USDA released a slew of reports of Friday, initially sending markets lower. Brian Split of AgMarket.net says the detailed changes in the carryout numbers are to blame for some of the negative reaction.
Split tends to focus on carryout numbers first and says they are pretty neutral.
“The carryout did come down slightly for corn. Not quite as much as what the trade was looking for. So you could say bearish compared to expectations. But in the very big picture, the numbers didn't change a whole lot and didn't change on soybeans at all,” he said.
He says the market reacted negatively a first because of the pre-report expectations.
“But as we see that they're very close where the USDA had them on the December WASDE report, the market kind of came back and is trading near unchanged now,” he added.
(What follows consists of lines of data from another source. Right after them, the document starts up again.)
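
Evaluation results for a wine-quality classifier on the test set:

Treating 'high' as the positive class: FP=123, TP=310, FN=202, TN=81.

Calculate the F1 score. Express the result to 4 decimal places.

0.6561

Precision = TP/(TP+FP) = 310/433 = 0.7159
Recall = TP/(TP+FN) = 310/512 = 0.6055
F1 = 2·TP/(2·TP+FP+FN) = 620/945 = 0.6561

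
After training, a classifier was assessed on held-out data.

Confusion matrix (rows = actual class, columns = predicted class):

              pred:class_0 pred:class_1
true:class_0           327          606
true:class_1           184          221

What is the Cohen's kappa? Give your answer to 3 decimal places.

Observed agreement pₒ = trace/N = 548/1338 = 0.4096
Expected agreement pₑ = Σ (rowᵢ·colᵢ)/N² = (933·511 + 405·827)/1338² = 0.4534
κ = (pₒ − pₑ)/(1 − pₑ) = (0.4096 − 0.4534)/(1 − 0.4534) = -0.080

-0.080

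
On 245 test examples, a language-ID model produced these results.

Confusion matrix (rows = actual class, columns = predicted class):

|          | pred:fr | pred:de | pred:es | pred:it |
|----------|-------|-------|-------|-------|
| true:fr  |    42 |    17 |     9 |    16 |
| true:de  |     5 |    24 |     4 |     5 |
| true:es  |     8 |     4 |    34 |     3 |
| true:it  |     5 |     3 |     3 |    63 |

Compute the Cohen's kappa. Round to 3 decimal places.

0.546

Observed agreement pₒ = trace/N = 163/245 = 0.6653
Expected agreement pₑ = Σ (rowᵢ·colᵢ)/N² = (84·60 + 38·48 + 49·50 + 74·87)/245² = 0.2624
κ = (pₒ − pₑ)/(1 − pₑ) = (0.6653 − 0.2624)/(1 − 0.2624) = 0.546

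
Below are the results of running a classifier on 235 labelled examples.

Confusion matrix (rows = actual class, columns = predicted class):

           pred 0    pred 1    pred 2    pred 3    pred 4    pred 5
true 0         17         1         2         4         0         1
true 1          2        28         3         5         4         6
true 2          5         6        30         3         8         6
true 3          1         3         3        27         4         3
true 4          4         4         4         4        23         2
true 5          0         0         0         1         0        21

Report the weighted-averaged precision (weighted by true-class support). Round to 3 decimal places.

0.635

Per-class precision (TP/(TP+FP)):
  0: TP=17, FP=2+5+1+4+0=12 → 17/29 = 0.5862
  1: TP=28, FP=1+6+3+4+0=14 → 28/42 = 0.6667
  2: TP=30, FP=2+3+3+4+0=12 → 30/42 = 0.7143
  3: TP=27, FP=4+5+3+4+1=17 → 27/44 = 0.6136
  4: TP=23, FP=0+4+8+4+0=16 → 23/39 = 0.5897
  5: TP=21, FP=1+6+6+3+2=18 → 21/39 = 0.5385
Weighted-precision = Σ (supportᵢ/N)·precisionᵢ with N=235: (25/235)·0.5862 + (48/235)·0.6667 + (58/235)·0.7143 + (41/235)·0.6136 + (41/235)·0.5897 + (22/235)·0.5385 = 0.635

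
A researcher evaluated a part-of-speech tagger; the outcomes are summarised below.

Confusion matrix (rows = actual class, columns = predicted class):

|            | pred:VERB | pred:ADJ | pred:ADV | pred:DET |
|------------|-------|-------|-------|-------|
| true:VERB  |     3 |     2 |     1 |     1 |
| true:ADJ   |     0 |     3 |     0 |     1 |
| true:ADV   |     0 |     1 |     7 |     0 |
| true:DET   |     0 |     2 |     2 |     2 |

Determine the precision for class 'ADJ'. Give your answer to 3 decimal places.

0.375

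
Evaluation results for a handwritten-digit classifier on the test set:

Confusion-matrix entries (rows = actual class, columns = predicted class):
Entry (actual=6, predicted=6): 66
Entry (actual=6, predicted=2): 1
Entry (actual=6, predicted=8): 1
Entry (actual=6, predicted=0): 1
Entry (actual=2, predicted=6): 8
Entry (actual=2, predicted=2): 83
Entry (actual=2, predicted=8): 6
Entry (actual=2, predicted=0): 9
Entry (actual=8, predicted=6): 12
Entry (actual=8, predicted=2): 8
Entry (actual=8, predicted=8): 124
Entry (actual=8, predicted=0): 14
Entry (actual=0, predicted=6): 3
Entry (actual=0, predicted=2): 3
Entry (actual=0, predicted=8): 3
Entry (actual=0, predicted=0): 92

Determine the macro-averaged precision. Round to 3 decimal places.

0.833

Per-class precision (TP/(TP+FP)):
  6: TP=66, FP=8+12+3=23 → 66/89 = 0.7416
  2: TP=83, FP=1+8+3=12 → 83/95 = 0.8737
  8: TP=124, FP=1+6+3=10 → 124/134 = 0.9254
  0: TP=92, FP=1+9+14=24 → 92/116 = 0.7931
Macro-precision = mean = (0.7416 + 0.8737 + 0.9254 + 0.7931) / 4 = 0.833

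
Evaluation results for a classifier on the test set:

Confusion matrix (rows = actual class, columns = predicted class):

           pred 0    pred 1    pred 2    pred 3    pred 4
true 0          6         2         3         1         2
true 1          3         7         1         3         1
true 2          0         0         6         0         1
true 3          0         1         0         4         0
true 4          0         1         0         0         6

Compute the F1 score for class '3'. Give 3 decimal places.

F1 score = 2·TP/(2·TP+FP+FN).
3: TP=4, FP=1+3+0+0=4, FN=0+1+0+0=1 → 8/13 = 0.6154

0.615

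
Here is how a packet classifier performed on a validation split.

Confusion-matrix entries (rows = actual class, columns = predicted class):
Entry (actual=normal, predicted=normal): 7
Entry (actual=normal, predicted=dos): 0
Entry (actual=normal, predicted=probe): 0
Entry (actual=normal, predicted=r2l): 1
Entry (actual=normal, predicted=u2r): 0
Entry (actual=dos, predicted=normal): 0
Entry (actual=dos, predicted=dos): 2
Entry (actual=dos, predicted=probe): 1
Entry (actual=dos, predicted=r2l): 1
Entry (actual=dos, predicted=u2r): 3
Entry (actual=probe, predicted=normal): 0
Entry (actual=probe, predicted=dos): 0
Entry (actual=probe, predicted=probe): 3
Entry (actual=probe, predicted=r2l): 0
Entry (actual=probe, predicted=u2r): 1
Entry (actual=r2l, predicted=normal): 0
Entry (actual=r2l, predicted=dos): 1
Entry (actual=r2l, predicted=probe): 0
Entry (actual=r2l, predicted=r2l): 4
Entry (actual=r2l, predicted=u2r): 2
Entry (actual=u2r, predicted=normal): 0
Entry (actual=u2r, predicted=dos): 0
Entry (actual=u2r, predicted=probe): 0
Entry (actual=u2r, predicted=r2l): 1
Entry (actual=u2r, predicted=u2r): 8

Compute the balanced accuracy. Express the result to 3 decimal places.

Balanced accuracy = mean of per-class recall.
  normal: recall = 7/8 = 0.8750
  dos: recall = 2/7 = 0.2857
  probe: recall = 3/4 = 0.7500
  r2l: recall = 4/7 = 0.5714
  u2r: recall = 8/9 = 0.8889
Mean = (0.8750 + 0.2857 + 0.7500 + 0.5714 + 0.8889) / 5 = 0.674

0.674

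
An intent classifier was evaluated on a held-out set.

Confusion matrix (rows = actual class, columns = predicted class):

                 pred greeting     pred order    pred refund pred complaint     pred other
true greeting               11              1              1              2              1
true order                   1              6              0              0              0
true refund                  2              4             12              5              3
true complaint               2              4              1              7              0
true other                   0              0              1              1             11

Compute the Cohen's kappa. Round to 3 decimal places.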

Additionally, Split said the market might be surprised to see USDA raise yields on corn and soybeans, one bushel per acre and a half bushel per acre respectively. However, what surprised him were revisions to the feed and residual use category for last year’s crop.
“I think the surprise to me as you get into the numbers was some of the revisions that the USDA made on last year's corn crop,” Split explained. “Number one [they] reduced the feed and residual number. They had actually just bumped it up on the on the October WASDE report because of the results of the September quarterly stocks report. The net change in last year's crop increased the stocks from last year's crop by 107 million bushels. So, USDA based on the quarterly stocks number on this report did come in and increase the feed residual demand by 250 million bushels.”
Split says that change was partially offset by a little increase in production and lower exports.
“The 107 million bushels from last year really kind of took some of the wind out of the sails because without that, our carry out actually would have would have dropped. Not substantially, but we'd be closer to a 1.78, 1.79 type of a carryout for this year's crop.”